There is a stepwise model selection regression method. It works something like doing a series of proc regs, but the computer automatically makes the model choices of entry and elimination. Watch out! Be sure you know what this is doing for you (and to you).
```proc stepwise;
model y = x1 x2 x3;
```
Here are model options for the means of selection and elimination:
```   model y = x1 x2 x3 / forward;	/* forward selection */
model y = x1 x2 x3 / backward;	/* backward elimination */
model y = x1 x2 x3 / stepwise;	/* forward in & backward out */
model y = x1 x2 x3 / maxr stop=4;	/* like stepwise, but using R^2 */
```
The cheapest methods are backward (or b) and forward (or f). The stepwise option (the default) is not much more costly, and a good idea in practice, as it checks back and forth. The maxr option is much more expensive, but does consider pairs of variables in ways possibly missed by stepwise; the stop=4 option to maxr only considers models with 4 or fewer variables, at considerable time savings. There is an alternative to maxr (called minr) which is even more costly.
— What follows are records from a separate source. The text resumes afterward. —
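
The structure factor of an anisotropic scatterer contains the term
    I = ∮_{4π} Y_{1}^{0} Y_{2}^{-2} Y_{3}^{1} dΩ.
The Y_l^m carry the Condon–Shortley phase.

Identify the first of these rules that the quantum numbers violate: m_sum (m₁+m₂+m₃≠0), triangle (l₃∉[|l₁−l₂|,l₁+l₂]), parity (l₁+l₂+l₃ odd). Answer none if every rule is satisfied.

m_sum

m₁+m₂+m₃ = 0 − 2 + 1 = -1  ✗
triangle: |1−2|=1 ≤ l₃=3 ≤ 1+2=3
parity: l₁+l₂+l₃ = 6 is even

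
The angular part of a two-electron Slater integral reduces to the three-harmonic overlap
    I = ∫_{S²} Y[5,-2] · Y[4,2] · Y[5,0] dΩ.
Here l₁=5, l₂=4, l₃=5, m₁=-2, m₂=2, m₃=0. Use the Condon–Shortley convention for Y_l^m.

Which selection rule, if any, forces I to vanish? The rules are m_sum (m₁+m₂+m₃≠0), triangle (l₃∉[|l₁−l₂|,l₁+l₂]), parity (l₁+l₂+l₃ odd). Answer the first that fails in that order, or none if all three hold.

m₁+m₂+m₃ = -2 + 2 + 0 = 0  ✓
triangle: |5−4|=1 ≤ l₃=5 ≤ 5+4=9  ✓
parity: l₁+l₂+l₃ = 14 is even  ✓

none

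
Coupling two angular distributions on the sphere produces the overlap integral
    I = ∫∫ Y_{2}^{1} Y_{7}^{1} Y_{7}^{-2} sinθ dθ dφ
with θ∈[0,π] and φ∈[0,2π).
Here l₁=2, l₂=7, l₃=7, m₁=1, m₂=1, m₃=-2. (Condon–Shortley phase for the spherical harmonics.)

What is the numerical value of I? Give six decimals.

m-sum 0 ✓  L=16 even ✓  5≤7≤9 ✓
Π(2lᵢ+1) = 5×15×15 = 1125
triangle coeff Δ(2,7,7) = 1/185640
Σ_t [0,2]: t=0:+1/2419200 t=1:−1/518400 t=2:+1/2419200 = -1/907200
(3j)²=56/3315 [(2 7 7; 0 0 0)], sign=+1
Σ_t [0,1]: t=0:+1/1935360 t=1:−1/1209600 = -1/3225600
(3j)²=243/61880 [(2 7 7; 1 1 -2)], sign=+1
⇒ 4πI² = 3645/48841
I = (+1)√(3645/48841/(4π)) = 0.07706400

0.077064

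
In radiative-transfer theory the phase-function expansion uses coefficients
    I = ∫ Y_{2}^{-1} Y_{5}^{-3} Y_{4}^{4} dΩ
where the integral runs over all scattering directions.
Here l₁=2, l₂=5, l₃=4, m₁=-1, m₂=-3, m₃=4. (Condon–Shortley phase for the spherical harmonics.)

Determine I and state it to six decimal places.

Σlᵢ=11 odd — θ-integrand is odd under cosθ→−cosθ; I=0

0.000000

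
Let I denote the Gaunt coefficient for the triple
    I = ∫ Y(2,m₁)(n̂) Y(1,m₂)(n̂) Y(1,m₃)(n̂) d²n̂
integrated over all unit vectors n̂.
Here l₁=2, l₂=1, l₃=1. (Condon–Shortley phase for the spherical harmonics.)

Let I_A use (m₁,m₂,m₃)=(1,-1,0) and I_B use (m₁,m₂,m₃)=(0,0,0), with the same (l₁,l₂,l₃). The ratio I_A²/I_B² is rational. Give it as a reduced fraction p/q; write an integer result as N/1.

3/4

l's match ⇒ only the (l;m) 3-j factors differ between A and B.
A: triangle coeff Δ(2,1,1) = 1/30; Σ_t [0,0]: t=0:+1/2 = 1/2; (3j)²=1/10 [(2 1 1; 1 -1 0)], sign=-1
B: triangle coeff Δ(2,1,1) = 1/30; Σ_t [1,1]: t=1:−1/1 = -1/1; (3j)²=2/15 [(2 1 1; 0 0 0)], sign=+1
I_A²/I_B² = (1/10)/(2/15) = 3/4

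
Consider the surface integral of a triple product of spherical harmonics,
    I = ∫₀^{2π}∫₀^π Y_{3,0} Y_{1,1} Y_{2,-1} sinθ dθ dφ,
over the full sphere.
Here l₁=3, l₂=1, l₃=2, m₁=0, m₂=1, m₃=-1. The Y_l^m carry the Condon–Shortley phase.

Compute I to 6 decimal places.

Checks pass: Σm=0; 6 even; l₃=2∈[2,4].
(2·3+1)(2·1+1)(2·2+1) = 105
Δ: 2! 4! 0! / 7! → 1/105
sum: t=1:−1/4 = -1/4
3j²(3 1 2; 0 0 0) = Δ·Π!·Σ² = 3/35  (sign -1)
sum: t=2:+1/12 = 1/12
3j²(3 1 2; 0 1 -1) = Δ·Π!·Σ² = 1/35  (sign -1)
combine: 4πI² = 105·3/35·1/35 = 9/35
take √, sign +1: I = 0.14304817

0.143048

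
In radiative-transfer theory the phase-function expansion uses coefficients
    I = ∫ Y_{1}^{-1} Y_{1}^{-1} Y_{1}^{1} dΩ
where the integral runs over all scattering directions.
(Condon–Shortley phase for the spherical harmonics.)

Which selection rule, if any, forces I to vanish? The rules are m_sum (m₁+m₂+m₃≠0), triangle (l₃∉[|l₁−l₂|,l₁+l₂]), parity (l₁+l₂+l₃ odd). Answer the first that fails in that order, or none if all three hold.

m₁+m₂+m₃ = -1 − 1 + 1 = -1  ✗
triangle: |1−1|=0 ≤ l₃=1 ≤ 1+1=2
parity: l₁+l₂+l₃ = 3 is odd

m_sum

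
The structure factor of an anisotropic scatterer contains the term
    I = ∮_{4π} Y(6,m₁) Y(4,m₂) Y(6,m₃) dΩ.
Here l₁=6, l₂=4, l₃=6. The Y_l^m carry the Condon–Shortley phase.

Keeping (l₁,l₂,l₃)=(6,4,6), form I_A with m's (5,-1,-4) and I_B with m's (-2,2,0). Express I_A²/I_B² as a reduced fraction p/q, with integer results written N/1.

Same 6,4,6: normalisation and zero-m 3j drop out of the ratio.
A: Δ: 4! 8! 4! / 17! → 1/15315300; sum: t=0:+1/725760 t=1:−1/967680 = 1/2903040; 3j²(6 4 6; 5 -1 -4) = Δ·Π!·Σ² = 5/3094  (sign +1)
B: Δ: 4! 8! 4! / 17! → 1/15315300; sum: t=2:+1/138240 t=3:−1/25920 t=4:+1/55296 = -11/829440; 3j²(6 4 6; -2 2 0) = Δ·Π!·Σ² = 11/1326  (sign -1)
I_A²/I_B² = (5/3094)/(11/1326) = 15/77

15/77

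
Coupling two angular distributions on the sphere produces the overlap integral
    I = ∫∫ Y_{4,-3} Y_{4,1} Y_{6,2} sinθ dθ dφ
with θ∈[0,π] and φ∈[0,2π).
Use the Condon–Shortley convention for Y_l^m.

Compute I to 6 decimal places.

-0.165283

Rules hold: Σm=0, L=14 even, 0≤6≤8.
N = 9·9·13 = 1053
Δ = 2!·6!·6!/15! = 1/1261260
Racah Σ t=0..2: t=0:+1/4608 t=1:−1/1296 t=2:+1/4608 = -7/20736
⇒ 3j(4 4 6; 0 0 0)² = 20/1287, sgn -1
Racah Σ t=1..2: t=1:−1/34560 t=2:+1/8640 = 1/11520
⇒ 3j(4 4 6; -3 1 2)² = 3/143, sgn +1
4πI² = N·(3j₀)²·(3jₘ)² = 540/1573
I = -1·√(0.343293/4π) = -0.16528277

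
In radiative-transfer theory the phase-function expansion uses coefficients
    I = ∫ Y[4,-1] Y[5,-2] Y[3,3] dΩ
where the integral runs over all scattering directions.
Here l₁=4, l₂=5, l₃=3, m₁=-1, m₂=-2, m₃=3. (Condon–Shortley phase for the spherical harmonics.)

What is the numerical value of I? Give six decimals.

m-sum 0 ✓  L=12 even ✓  1≤3≤9 ✓
Π(2lᵢ+1) = 9×11×7 = 693
triangle coeff Δ(4,5,3) = 1/180180
Σ_t [2,4]: t=2:+1/576 t=3:−1/144 t=4:+1/576 = -1/288
(3j)²=20/1001 [(4 5 3; 0 0 0)], sign=+1
Σ_t [3,3]: t=3:−1/1728 = -1/1728
(3j)²=25/858 [(4 5 3; -1 -2 3)], sign=-1
⇒ 4πI² = 750/1859
I = (-1)√(750/1859/(4π)) = -0.17917854

-0.179179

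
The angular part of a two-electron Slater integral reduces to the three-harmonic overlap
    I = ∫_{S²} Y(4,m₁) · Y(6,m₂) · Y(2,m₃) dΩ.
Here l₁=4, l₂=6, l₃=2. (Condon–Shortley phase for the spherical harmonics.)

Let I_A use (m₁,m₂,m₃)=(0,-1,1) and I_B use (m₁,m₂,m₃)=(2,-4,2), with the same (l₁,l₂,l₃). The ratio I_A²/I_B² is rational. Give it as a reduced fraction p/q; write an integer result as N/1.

Same 4,6,2: normalisation and zero-m 3j drop out of the ratio.
A: Δ: 8! 0! 4! / 13! → 1/6435; sum: t=4:+1/3456 = 1/3456; 3j²(4 6 2; 0 -1 1) = Δ·Π!·Σ² = 35/1287  (sign -1)
B: Δ: 8! 0! 4! / 13! → 1/6435; sum: t=2:+1/34560 = 1/34560; 3j²(4 6 2; 2 -4 2) = Δ·Π!·Σ² = 14/429  (sign +1)
I_A²/I_B² = (35/1287)/(14/429) = 5/6

5/6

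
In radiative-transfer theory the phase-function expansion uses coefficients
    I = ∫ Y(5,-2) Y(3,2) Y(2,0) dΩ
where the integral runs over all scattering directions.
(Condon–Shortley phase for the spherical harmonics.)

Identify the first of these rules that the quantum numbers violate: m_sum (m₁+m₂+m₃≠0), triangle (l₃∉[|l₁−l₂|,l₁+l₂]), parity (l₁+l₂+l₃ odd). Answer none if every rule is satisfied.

none

m₁+m₂+m₃ = -2 + 2 + 0 = 0  ✓
triangle: |5−3|=2 ≤ l₃=2 ≤ 5+3=8  ✓
parity: l₁+l₂+l₃ = 10 is even  ✓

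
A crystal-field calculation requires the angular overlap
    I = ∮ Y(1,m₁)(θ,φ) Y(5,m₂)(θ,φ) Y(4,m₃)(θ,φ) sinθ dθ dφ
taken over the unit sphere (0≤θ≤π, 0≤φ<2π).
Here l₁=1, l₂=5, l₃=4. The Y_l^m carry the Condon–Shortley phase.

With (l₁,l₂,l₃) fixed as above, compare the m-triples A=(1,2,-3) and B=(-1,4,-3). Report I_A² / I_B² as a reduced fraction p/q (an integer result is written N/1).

Shared (l₁,l₂,l₃)=(1,5,4): N and (l;000)² cancel in I_A²/I_B².
A: Δ = 2!·0!·8!/11! = 1/495; Racah Σ t=0..0: t=0:+1/10080 = 1/10080; ⇒ 3j(1 5 4; 1 2 -3)² = 1/165, sgn -1
B: Δ = 2!·0!·8!/11! = 1/495; Racah Σ t=2..2: t=2:+1/10080 = 1/10080; ⇒ 3j(1 5 4; -1 4 -3)² = 4/55, sgn -1
I_A²/I_B² = (1/165)/(4/55) = 1/12

1/12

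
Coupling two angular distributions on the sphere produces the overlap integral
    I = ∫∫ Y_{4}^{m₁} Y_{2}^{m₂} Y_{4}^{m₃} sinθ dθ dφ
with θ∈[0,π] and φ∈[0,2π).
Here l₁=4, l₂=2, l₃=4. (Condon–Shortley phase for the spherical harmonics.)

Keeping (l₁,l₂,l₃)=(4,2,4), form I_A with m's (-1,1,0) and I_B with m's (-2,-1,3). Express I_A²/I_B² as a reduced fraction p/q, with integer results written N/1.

l's match ⇒ only the (l;m) 3-j factors differ between A and B.
A: triangle coeff Δ(4,2,4) = 1/13860; Σ_t [1,2]: t=1:−1/96 t=2:+1/72 = 1/288; (3j)²=1/462 [(4 2 4; -1 1 0)], sign=+1
B: triangle coeff Δ(4,2,4) = 1/13860; Σ_t [0,1]: t=0:+1/1440 t=1:−1/240 = -1/288; (3j)²=5/132 [(4 2 4; -2 -1 3)], sign=+1
I_A²/I_B² = (1/462)/(5/132) = 2/35

2/35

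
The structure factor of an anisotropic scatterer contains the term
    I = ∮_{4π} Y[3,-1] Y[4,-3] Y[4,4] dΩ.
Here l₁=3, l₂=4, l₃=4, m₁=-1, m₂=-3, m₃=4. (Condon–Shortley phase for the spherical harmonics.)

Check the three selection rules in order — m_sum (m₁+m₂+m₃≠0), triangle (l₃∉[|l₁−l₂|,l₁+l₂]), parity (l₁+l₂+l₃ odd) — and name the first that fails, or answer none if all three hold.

m₁+m₂+m₃ = -1 − 3 + 4 = 0  ✓
triangle: |3−4|=1 ≤ l₃=4 ≤ 3+4=7  ✓
parity: l₁+l₂+l₃ = 11 is odd  ✗

parity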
```   model y = x1 x2 x3 / noint;	     /* no intercept */
model y = x1 x2 x3 / slentry=0.5; /* signif. level for selection */
model y = x1 x2 x3 / slstay=0.1;  /* signif. level for elimination */
model y = x1 x2 x3 / include=2;   /* force in first 2 variables */
model y = x1 x2 x3 / start=2;     /* start with 2 variables */
model y = x1 x2 x3 / details;     /* more details of R^2, F stats */
```
The significance levels slentry (or sle) and slstay (or sls) shown are the default ones (but sl=0.15 is used for selsection and elimination with stepwise option). The include option is useful if you want to force certain variables to always be in the model. The start option indicates how many must be in the model before elimination is considered (stepwise and maxr only).